Les chiffres montrent que le cycle du collège reste le plus touché par le décrochage, puisqu’il représente 52 % du total des cas, contre 26 % dans l’enseignement primaire et 21 % dans l’enseignement secondaire.
Les données révèlent également que les garçons représentent 61 % du nombre total d'élèves ayant quitté l'école, ce qui traduit un écart manifeste entre les taux de décrochage scolaire des deux sexes.
Selon ces mêmes données, environ 58 000 élèves quittent l’école chaque année au cours du cycle primaire, tandis que le taux de redoublement s’élevait à 12 % au cours de l’année scolaire 2024-2025.

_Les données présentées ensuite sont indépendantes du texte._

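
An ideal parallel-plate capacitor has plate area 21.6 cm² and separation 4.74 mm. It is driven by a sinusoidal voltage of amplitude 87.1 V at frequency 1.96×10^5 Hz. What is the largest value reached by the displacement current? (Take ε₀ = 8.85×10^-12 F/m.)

The displacement current equals the conduction current C dV/dt, which peaks at C V₀ ω.
With C = ε₀A/d = (8.85×10^-12)(2.16×10^-3)/(4.74×10^-3) = 4.033×10^-12 F and ω = 2πf = 1.232×10^6 rad/s, I_d,max = (4.033×10^-12)(87.1)(1.232×10^6) = 4.33×10^-4 A.

4.33×10^-4 A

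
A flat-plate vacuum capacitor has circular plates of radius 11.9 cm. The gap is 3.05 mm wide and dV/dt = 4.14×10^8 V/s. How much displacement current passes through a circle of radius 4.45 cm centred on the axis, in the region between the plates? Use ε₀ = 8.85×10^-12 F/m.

With E = V/d, dE/dt = 1.357×10^11 V/(m·s) and πR² = 0.04449 m², giving I_d = ε₀ πR² dE/dt = 0.05343 A.
Through an area πr² the displacement current is I_d·(πr²/πR²) = I_d (r/R)² = 7.47×10^-3 A.

7.47×10^-3 A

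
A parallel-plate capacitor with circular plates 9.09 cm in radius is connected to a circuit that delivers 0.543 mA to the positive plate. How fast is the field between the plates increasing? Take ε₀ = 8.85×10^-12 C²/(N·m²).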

L’UNICEF estime que ces indicateurs nécessitent une intervention précoce afin d’identifier les élèves menacés de décrochage, avant qu’ils n’en arrivent au stade de l’abandon définitif de l’école.
La situation semble encore plus difficile pour les enfants en situation de handicap : 68 % des enfants âgés de 4 à 15 ans sont en dehors du système éducatif, tandis que la proportion de ceux qui sont scolarisés dans l’enseignement secondaire ne dépasse pas 8,5 %.
L’organisation a également constaté des lacunes dans certaines infrastructures scolaires, notamment dans les zones rurales, où la proportion d’établissements raccordés au réseau d’assainissement ne dépasse pas 8 %, selon les données sur lesquelles elle s’est appuyée.
Face à ces défis, l’UNICEF a proposé la mise en place d’un système national d’alerte précoce s’appuyant sur les données de la plateforme « Masar » et sur des outils d’intelligence artificielle, dans le but de surveiller les indicateurs d’absentéisme et d’échec scolaire et d’intervenir avant que la rupture scolaire ne se produise.
L’organisation a également appelé à renforcer l’accompagnement individuel et à diversifier les parcours éducatifs, notamment au niveau du collège, ainsi qu’à réformer les établissements de la « deuxième chance » et à proposer des diplômes reconnus et des parcours permettant aux jeunes en décrochage de reprendre leurs études ou de s’orienter vers la formation professionnelle.